Sunday, July 24, 2005

Sometimes it's good to fail

The BBC website has reported that the Professional Association of Teachers wants to discourage the use of the word "failure" in schools in favour of "deferred success". Thankfully, the Education secretary Secretary Ruth Kelly has dismissed the suggestions, saying she gave the idea - "nought out of 10".

The person putting forward the motion, Liz Beattie, argues that repeated failure, such as in exams, can damage pupils' interest in learning.

"We have made so much development in recent years in making examinations more flexible, doing them in modules so you can concentrate on different parts of them at different times," she said.

"What happens when an exam is failed but, for example, three-quarters of it is perfectly satisfactorily done?

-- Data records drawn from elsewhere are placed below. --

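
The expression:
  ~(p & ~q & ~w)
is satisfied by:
  {q: True, w: True, p: False}
  {q: True, p: False, w: False}
  {w: True, p: False, q: False}
  {w: False, p: False, q: False}
  {q: True, w: True, p: True}
  {q: True, p: True, w: False}
  {w: True, p: True, q: False}


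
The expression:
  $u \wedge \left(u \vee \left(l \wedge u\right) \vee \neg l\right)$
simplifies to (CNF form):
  $u$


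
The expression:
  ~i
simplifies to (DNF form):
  ~i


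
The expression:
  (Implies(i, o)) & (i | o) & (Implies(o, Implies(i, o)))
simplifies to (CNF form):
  o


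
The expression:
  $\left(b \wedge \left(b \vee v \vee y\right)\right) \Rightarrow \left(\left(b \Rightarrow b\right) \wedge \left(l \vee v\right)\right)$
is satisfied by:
  {v: True, l: True, b: False}
  {v: True, l: False, b: False}
  {l: True, v: False, b: False}
  {v: False, l: False, b: False}
  {v: True, b: True, l: True}
  {v: True, b: True, l: False}
  {b: True, l: True, v: False}


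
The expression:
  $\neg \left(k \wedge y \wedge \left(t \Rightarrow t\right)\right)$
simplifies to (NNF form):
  $\neg k \vee \neg y$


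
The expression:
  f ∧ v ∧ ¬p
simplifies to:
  f ∧ v ∧ ¬p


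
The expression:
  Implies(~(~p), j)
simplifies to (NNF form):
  j | ~p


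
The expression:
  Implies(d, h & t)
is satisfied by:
  {t: True, h: True, d: False}
  {t: True, h: False, d: False}
  {h: True, t: False, d: False}
  {t: False, h: False, d: False}
  {d: True, t: True, h: True}


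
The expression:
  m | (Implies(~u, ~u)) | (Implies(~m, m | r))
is always true.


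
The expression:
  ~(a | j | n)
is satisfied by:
  {n: False, j: False, a: False}


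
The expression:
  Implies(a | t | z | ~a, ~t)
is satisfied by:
  {t: False}


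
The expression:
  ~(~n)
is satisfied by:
  {n: True}


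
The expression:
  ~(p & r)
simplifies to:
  ~p | ~r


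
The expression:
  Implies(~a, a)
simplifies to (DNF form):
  a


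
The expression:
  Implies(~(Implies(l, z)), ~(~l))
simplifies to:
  True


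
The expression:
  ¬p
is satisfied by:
  {p: False}


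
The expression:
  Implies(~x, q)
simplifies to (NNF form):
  q | x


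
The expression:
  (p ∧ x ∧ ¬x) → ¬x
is always true.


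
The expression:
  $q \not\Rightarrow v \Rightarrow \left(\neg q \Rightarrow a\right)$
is always true.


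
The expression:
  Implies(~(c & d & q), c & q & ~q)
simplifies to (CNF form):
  c & d & q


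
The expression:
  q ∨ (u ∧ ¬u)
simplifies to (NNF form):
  q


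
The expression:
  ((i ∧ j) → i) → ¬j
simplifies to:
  ¬j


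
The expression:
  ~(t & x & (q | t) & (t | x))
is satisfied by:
  {t: False, x: False}
  {x: True, t: False}
  {t: True, x: False}


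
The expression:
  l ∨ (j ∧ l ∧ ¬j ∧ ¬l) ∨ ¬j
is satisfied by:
  {l: True, j: False}
  {j: False, l: False}
  {j: True, l: True}


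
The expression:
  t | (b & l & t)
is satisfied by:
  {t: True}


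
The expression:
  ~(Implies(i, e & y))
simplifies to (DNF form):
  (i & ~e) | (i & ~y)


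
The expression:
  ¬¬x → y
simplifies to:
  y ∨ ¬x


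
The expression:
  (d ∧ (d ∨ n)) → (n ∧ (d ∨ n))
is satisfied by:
  {n: True, d: False}
  {d: False, n: False}
  {d: True, n: True}


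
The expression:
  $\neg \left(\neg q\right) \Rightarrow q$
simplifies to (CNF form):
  $\text{True}$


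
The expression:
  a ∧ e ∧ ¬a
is never true.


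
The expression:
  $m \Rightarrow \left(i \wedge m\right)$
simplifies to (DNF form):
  $i \vee \neg m$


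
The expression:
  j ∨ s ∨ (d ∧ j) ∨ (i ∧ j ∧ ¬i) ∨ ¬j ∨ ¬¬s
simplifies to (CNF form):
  True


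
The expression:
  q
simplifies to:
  q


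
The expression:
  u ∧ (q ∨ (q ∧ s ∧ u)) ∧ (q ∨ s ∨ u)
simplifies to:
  q ∧ u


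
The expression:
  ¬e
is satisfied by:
  {e: False}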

It should be possible to do the other bits as add-ons afterwards and to defer the success of the exam."

"Elsewhere we applaud those who persevere, like marathon contestants who take days to complete. It's time we made the word 'fail' redundant and replaced it with 'please do a bit more'," he said.

There are times when you hear such utter stupidity, you have to ask yourself whether it's even worth arguing with such people. But argue you must, as there are more than a few who take these cranks seriously.

The Professional Association of Teachers seem to be living in parallel universe to the rest of us: Failure is part of life, which doesn't mean you've failed in life. Take for example Winston Churchill, who spent four years at Harrow, one of England's finest public schools at the bottom of his class. Even when he decided to go to Sandhurst, the Royal Military Academy, it took him three attempts to pass the entrance exam (An example of deferred success maybe?).

The fact is, not everyone finds themselves at a young age. It's only when you move into adulthood, free to choose your studies and your career, that you finally begin to grasp what your strengths and weakneseses are, and you find that out by occasionally failing. The Professional Association of Teachers have failed to understand what education is about, and worse, they suffer from that very British phobia, fear of failure, combined with an envy of those who succeed. Over the pond, there is a very different attitudes. You only have to look at the American business world. From Donald Trump to Steve Jobs there are numerous examples of entepreneurs whose initial failures have been a springboard for future success. There's an attitude over there that "if you don't at first succeed, try and try again", which goes to explain why so many more Americans are prepared to start their own businesses compared to Britons. They're prepared to take risks, and learn from their mistakes.

Whenever some daft organisation such as the Professional Association of Teachers comes up with a hare brained idea, you always hear the cliche: "it's political correctness gone mad!". That's an understatement. Political correctness IS mad. It not only holds back the very people it claims to be helping, but holds everyone else back too.